35 Questions arise as to whether the publicity which is intended, and that which is likely to follow, may make this case one which is wholly exceptional. As to that issue, a number of doctors have given evidence. Doctor Parmegiani has given the following evidence of this issue in answer to Counsel for Ms Xu: (T51)
"Q. What is being debated here is the transmission of some part of that footage, not as I understand it, including the final moments but other aspects which would depict the accused and her son in the time immediately before the final moments, or at some time before the final moments, and the issue is whether that transmission would be likely to have any detrimental effect upon the accused?
A. Yes, I believe it would because she obviously knows what comes after, even a small segment of that transmission. So she would be reminded herself of what happened and I would expect that if it is released in the media it would be shown several times, not just once in court, it would have a much larger audience than it had when it was aired here. She may again come across comments from friends, acquaintances or even strangers to the effect that they have seen the footage, and again be reminded of it. I believe this would be a cumulative experience. Seeing once, I think, is bad enough but having to see it several times would be re-exposed to it several times in various ways, would certainly be counter productive."
36 In cross examination by Mr Dawson of Counsel, for the ABC, Dr Parmegiani's attention was drawn to the considerable media coverage of the trial to this point. Dr Parmegiani gave the following evidence: (T58)
"A. Yes, I agreed she has received exposure. My argument is why add to that burden to that exposure; why add more exposure than what has already happened?
Q. If there were to be impact upon the defendant as a result of media coverage of the trial, that impact, would you agree, has to some extent at least already taken place?

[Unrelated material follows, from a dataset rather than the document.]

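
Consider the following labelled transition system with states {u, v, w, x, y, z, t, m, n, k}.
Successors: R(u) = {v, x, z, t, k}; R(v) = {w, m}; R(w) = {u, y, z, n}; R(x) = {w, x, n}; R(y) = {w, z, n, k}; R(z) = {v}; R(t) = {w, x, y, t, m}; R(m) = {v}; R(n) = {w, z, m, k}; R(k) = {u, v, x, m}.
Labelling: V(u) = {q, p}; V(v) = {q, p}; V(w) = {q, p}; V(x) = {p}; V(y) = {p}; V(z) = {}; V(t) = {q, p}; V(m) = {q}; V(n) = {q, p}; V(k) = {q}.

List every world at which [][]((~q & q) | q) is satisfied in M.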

A. Yes, some of it has taken place and the more exposure she gets, the more impact she will suffer. That is my argument."

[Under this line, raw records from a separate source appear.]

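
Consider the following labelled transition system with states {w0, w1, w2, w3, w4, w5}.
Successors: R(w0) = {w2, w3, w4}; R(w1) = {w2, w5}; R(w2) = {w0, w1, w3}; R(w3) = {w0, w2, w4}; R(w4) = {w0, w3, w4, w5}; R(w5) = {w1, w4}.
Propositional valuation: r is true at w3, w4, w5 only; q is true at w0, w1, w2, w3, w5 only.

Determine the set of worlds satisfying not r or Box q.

Recall that Box ψ holds at a world iff ψ holds at every accessible world, and Dia ψ holds iff ψ holds at some accessible world.
Let φ = not r or Box q. Evaluate φ at each world:
  w0 (successors {w2, w3, w4}): φ is true.
  w1 (successors {w2, w5}): φ is true.
  w2 (successors {w0, w1, w3}): φ is true.
  w3 (successors {w0, w2, w4}): φ is false.
  w4 (successors {w0, w3, w4, w5}): φ is false.
  w5 (successors {w1, w4}): φ is false.
For instance, at w1:
  At w1: not r is true, Box q is true, so not r or Box q is true.
    At w1: Box q requires q at every successor {w2, w5}.
      At w2: q is true.
      At w5: q is true.
    So Box q is true at w1.
Satisfying worlds: {w0, w1, w2}

w0, w1, w2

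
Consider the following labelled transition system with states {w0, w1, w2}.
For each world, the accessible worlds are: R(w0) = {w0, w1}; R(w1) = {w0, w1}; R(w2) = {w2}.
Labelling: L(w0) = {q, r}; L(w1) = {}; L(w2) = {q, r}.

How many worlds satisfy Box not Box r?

Let φ = Box not Box r. Evaluate φ at each world:
  w0 (successors {w0, w1}): φ is true.
  w1 (successors {w0, w1}): φ is true.
  w2 (successors {w2}): φ is false.
For instance, at w0:
  At w0: Box not Box r requires not Box r at every successor {w0, w1}.
      At w0: Box r is false, so not Box r is true.
      At w1: Box r is false, so not Box r is true.
  So Box not Box r is true at w0.
Satisfying worlds: {w0, w1}

2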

37 In re-examination, Dr Parmegiani said this: (T59)
"Q. In your experience is there a difference or is there potential difference from the impact in relation to the impact upon the accused by reason of media coverage describing the events and the circumstances relating to this case, as opposed to live images of her 4-year old son in the moments being depicted live on television, in the moments before he dies?

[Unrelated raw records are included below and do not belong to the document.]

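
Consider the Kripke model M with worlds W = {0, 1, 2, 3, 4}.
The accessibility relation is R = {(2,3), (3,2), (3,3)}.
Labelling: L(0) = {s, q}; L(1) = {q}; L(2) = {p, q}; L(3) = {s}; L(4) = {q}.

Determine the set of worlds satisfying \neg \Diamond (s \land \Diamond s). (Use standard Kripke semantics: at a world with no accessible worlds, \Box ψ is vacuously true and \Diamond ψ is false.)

0, 1, 4

Let φ = \neg \Diamond (s \land \Diamond s). Evaluate φ at each world:
  0 (successors ∅): φ is true.
  1 (successors ∅): φ is true.
  2 (successors {3}): φ is false.
  3 (successors {2, 3}): φ is false.
  4 (successors ∅): φ is true.
For instance, at 3:
  At 3: \Diamond (s \land \Diamond s) is true, so \neg \Diamond (s \land \Diamond s) is false.
    At 3: \Diamond (s \land \Diamond s) requires s \land \Diamond s at some successor in {2, 3}.
      s \land \Diamond s holds at 3, so \Diamond (s \land \Diamond s) is true at 3.
Satisfying worlds: {0, 1, 4}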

A. Yes, well, although it may be a cliché, there is a saying a picture is worth a thousand words. I think being directly visually reminded of the events just preceding the death of her son, may have a significant impact on her well-being.
Q. Doctor, in your opinion is there any difference in relation to the potential impact upon her of the accused viewing the footage on one occasion in the controlled environment of this court on the one hand, and being exposed to it potentially on numerous occasions in an environment that is not controlled?
A. Yes, I think within the local context you may see it as a necessary part of the trial process, something that she can brace herself for, expect and deal with. Whereas any subsequent exposure in my view is totally unnecessary. It doesn't contribute anything to her, either the trial process or clinical progress, it is only for the purpose of the media having access to it and I think it would be counter productive for her."
38 My attention has been drawn to the test which was defined by Spigelman CJ in the John Fairfax publication case. Having said that suppression of material is an exceptional jurisdiction, his Honour then said this at paragraph 94:
"This test required a high level of certainty."